Hace ya muchos años, treinta, cuarenta, no logro precisarlo, me metí en Bogotá a la Superintendencia Nacional de Cooperativas. Quería hablar con el Director nacional.
Así se lo dije a la secretaria, quien de inmediato, me dio la consabida respuesta: “El doctor está en junta, no puede atenderlo”.
La mañana era fría, afuera y adentro. La secretaria era bonita. Entonces se me ocurrió una fórmula salvadora: “Es que yo vengo de Cúcuta y no puedo devolverme sin haber hablado con el doctor”.
La fórmula hizo efecto. La muchacha me sonrió. Me ofreció un tinto. “Voy a ver si se puede retirar un momento de la Junta”, me dijo, mientras se perdía por una puerta privada.
A través de los cristales vi que la neblina de la calle comenzaba a evaporarse.
-A la orden –me dijo un joven ejecutivo, de camisa blanca y cuello almidonado. Lucía una corbata roja y una sonrisa ancha y un traje de corte pamplonés, pensé yo. Me sonrió sin conocerme. Me dio la mano y supe que algo nos unía.
-¿El doctor Juan Manuel? le pregunté tímidamente.
-Sí, Juan Manuel Ramírez Pérez, a la orden –me contestó con afabilidad de viejo conocido.
- Se supone que si uno va a una oficina de cooperativas es para hablar de cooperativismo. Pero yo no. Yo iba en busca del poeta.
-Es que yo también escribo versos –le dije con voz temblorosa de mercedeño metido en la capital.
Fue como si hubiera dicho “Ábrete sésamo”, porque de inmediato se me abrió el despacho, se me abrieron libros y se me abrió el corazón de Juan Manuel.
Sin saberlo, me vi metido entre las hermosas páginas de su primer libro de poemas, Ileso albedrío, mientras él hojeaba mi cuaderno manuscrito de lo que después sería mi Oficio de caminante. Se fueron las horas, hablamos de poesía, tomamos mucho tinto, Juan Manuel se olvidó de la Junta y y a mí me dejó el avión.
Pero no me importó. Había hecho la amistad de un gran escritor y había ganado un libro, su libro, con una dedicatoria premonitoria: “Con la certeza de que el futuro estará acercándonos”.
En efecto, el futuro nos acercó. Ambos somos enamorados de la poesía y de la vida, ambos somos columnistas de La Opinión y ambos somos miembros de la Academia de Historia de Norte de Santander. El poeta nos salió profeta.
Recordaba todas estas incidencias, la semana pasada, cuando, en la Fiesta del Libro, asistíamos a la presentación de su colección de sonetos, Huellas cifradas, hermoso libro que recoge muchas de sus andanzas por diversos rincones de la tierra y de corazones y de manos amistosas.

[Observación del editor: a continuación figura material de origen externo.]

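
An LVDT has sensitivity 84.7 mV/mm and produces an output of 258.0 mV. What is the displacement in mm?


Displacement = Vout / sensitivity.
d = 258.0 / 84.7
d = 3.046 mm

3.046 mm


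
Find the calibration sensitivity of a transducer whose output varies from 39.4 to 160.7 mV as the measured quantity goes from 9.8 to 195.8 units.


Sensitivity = (y2 - y1) / (x2 - x1).
S = (160.7 - 39.4) / (195.8 - 9.8)
S = 121.3 / 186.0
S = 0.6522 mV/unit

0.6522 mV/unit


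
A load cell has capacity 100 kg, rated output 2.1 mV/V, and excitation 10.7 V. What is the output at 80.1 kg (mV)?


Vout = rated_output * Vex * (load / capacity).
Vout = 2.1 * 10.7 * (80.1 / 100)
Vout = 2.1 * 10.7 * 0.801
Vout = 17.998 mV

17.998 mV


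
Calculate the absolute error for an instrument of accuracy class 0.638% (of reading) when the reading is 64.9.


Absolute error = (accuracy% / 100) * reading.
Error = (0.638 / 100) * 64.9
Error = 0.00638 * 64.9
Error = 0.4141

0.4141


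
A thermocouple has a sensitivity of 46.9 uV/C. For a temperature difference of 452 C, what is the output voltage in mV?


The thermocouple output V = sensitivity * dT.
V = 46.9 uV/C * 452 C
V = 21198.8 uV
V = 21.199 mV

21.199 mV


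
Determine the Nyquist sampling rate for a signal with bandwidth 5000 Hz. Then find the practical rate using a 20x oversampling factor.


By Nyquist theorem, fs_min = 2 * fmax.
fs_min = 2 * 5000 = 10000 Hz
Practical rate = 20 * fs_min = 20 * 10000 = 200000 Hz

fs_min = 10000 Hz, fs_practical = 200000 Hz


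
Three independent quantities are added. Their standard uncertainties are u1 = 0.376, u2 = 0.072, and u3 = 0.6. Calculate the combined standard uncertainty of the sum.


For a sum of independent quantities, uc = sqrt(u1^2 + u2^2 + u3^2).
uc = sqrt(0.376^2 + 0.072^2 + 0.6^2)
uc = sqrt(0.141376 + 0.005184 + 0.36)
uc = 0.7117

0.7117


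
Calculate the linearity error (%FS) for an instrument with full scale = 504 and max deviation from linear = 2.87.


Linearity error = (max deviation / full scale) * 100%.
Linearity = (2.87 / 504) * 100
Linearity = 0.569 %FS

0.569 %FS


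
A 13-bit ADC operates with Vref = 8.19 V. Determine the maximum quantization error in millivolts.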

Juan Manuel Ramírez Pérez es amante del soneto, esa difícil expresión que sólo los verdaderos poetas son capaces de componer. Ya en aquel viejo e Ileso albedrío, tiene dos o tres sonetos. Después publicó el libro Sonetos, donde aparecen en primer lugar sonetos de su padre, Augusto Ramírez Villamizar.
Con esa herencia quién no. Con esa herencia y con su dedicación estudiosa y con su constancia de poeta, se dio el lujo de enseñarnos a don Quijote de la Mancha y a Sancho, en sonetos de contextura clásica. Y ahora nos muestra sus Huellas Cifradas. Huellas de sangre, de amistad y del paisaje. Huellas para toda la vida de Juan Manuel, uno de los más grandes escritores actuales de Norte de Santander.